There already exists a well-used but informal trail connection from Ephesus Church Road in eastern Chapel Hill through Leigh Farm Park to Durham’s Jordan High School and Third Fork/American Tobacco greenways. We need to work with our friends in Durham city and county governments along with other stakeholders to make a real bicycle and walking connection between Durham and Chapel Hill a reality. Simply building unprotected bicycle lanes along major throughfares isn’t nearly enough. Many communities have solved this intergovernmental knot by bringing stakeholders to the table with a clear goal along with consistent advocacy from local users.
Preserve and improve the hundreds of untouched acres of local game land resources.
Historically, conservation has entailed cooperation between those initially interested in parks and trails and our nation’s original conservationists – i.e., all of us who fish or hunt in our beautiful rivers, lakes and forests. Unknown to most of those outside the local fishing and hunting communities, hundreds of acres in our area make up some of the largest contiguous public marsh and forest land in the central part of our state. Mostly created by the federal government in the 1970s in an attempt to partially mitigate the enormous damage the building of Jordan Lake did to area wetlands and low-lying forests, these areas boast multiple informal trails leading from muddy swamps to majestic oaks and beyond. Development threatens these areas as it does any other public property in our fast-growing communities, and we need to work together with local sportsmen and sportswomen to preserve these areas for hunting and fishing while allowing some trail access for other uses. This has been done successfully in both Durham and Raleigh and we can do it here.
Place a high priority on preserving public undeveloped woodlands for recreational use and create hiking and biking trails for the entire community.

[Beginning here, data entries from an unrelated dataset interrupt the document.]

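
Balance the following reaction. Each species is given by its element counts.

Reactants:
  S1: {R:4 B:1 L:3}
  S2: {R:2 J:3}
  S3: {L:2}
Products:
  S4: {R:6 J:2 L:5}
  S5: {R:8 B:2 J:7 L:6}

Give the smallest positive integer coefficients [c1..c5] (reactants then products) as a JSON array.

Coefficients: [4, 6, 5, 2, 2]

R: 4·4+6·2+5·0 = 28 | 2·6+2·8 = 28
B: 4·1+6·0+5·0 = 4 | 2·0+2·2 = 4
J: 4·0+6·3+5·0 = 18 | 2·2+2·7 = 18
L: 4·3+6·0+5·2 = 22 | 2·5+2·6 = 22
gcd(4,6,5,2,2) = 1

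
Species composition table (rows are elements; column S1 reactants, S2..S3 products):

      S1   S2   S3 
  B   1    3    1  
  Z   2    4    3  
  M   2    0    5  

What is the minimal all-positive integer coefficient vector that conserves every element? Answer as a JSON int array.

B: 5·1 = 5 | 1·3+2·1 = 5
Z: 5·2 = 10 | 1·4+2·3 = 10
M: 5·2 = 10 | 1·0+2·5 = 10
gcd(5,1,2) = 1

Coefficients: [5, 1, 2]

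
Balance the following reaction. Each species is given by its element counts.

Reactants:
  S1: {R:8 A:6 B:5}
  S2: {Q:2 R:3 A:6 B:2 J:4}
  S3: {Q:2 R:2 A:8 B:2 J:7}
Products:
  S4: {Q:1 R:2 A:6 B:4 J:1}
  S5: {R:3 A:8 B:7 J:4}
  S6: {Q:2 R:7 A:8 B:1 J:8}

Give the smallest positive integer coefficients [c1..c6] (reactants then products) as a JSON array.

Q: 4·0+2·2+6·2 = 16 | 6·1+1·0+5·2 = 16
R: 4·8+2·3+6·2 = 50 | 6·2+1·3+5·7 = 50
A: 4·6+2·6+6·8 = 84 | 6·6+1·8+5·8 = 84
B: 4·5+2·2+6·2 = 36 | 6·4+1·7+5·1 = 36
J: 4·0+2·4+6·7 = 50 | 6·1+1·4+5·8 = 50
gcd(4,2,6,6,1,5) = 1

Coefficients: [4, 2, 6, 6, 1, 5]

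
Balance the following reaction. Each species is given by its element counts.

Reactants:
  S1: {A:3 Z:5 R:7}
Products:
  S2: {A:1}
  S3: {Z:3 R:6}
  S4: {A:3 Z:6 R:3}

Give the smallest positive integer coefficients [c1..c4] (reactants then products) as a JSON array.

A: 3·3 = 9 | 6·1+3·0+1·3 = 9
Z: 3·5 = 15 | 6·0+3·3+1·6 = 15
R: 3·7 = 21 | 6·0+3·6+1·3 = 21
gcd(3,6,3,1) = 1

Coefficients: [3, 6, 3, 1]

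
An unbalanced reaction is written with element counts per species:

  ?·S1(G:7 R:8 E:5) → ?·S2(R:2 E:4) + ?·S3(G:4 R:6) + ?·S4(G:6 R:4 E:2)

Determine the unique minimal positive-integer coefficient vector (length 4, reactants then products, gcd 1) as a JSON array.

Coefficients: [6, 5, 3, 5]

G: 6·7 = 42 | 5·0+3·4+5·6 = 42
R: 6·8 = 48 | 5·2+3·6+5·4 = 48
E: 6·5 = 30 | 5·4+3·0+5·2 = 30
gcd(6,5,3,5) = 1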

We have many identified needs for public land use in our area, and, for many, affordable housing tops the list. That’s why I’m excited about the plan to build over 100 affordable, close-in homes on Chapel Hill-owned land on Homestead Road and the over $6 million spent by our town just in the last year on other affordable housing projects. But public land isn’t only land for housing – it is also woods, trails, parks, libraries, schools and land for other public uses. The recreational benefits of undeveloped woodlands — especially those already receiving heavy recreational use by cyclists and hikers — should be carefully considered when the community plans the future. The public Greene Tract Forest is a case in point, currently in use with almost 8 miles of resident-maintained biking and hiking trails through spectacular forest and lowland creeks. This forest and similar areas like Cedar Falls Park, Morgan Creek conservation areas and Twin Creeks have been of enormous value over the past year by serving our community’s need for outside space and recreation during the pandemic. As we plan for the future, we must recognize the need demonstrated by all the new users to these areas – namely, that trails and forests are critical in multiple ways to our health and well-being. We need to “think big” as we move out of this pandemic and into the future. The personal health of each of us as well as the economic health and well-being of our entire area rests with the decisions we make about public land and parks as we move forward.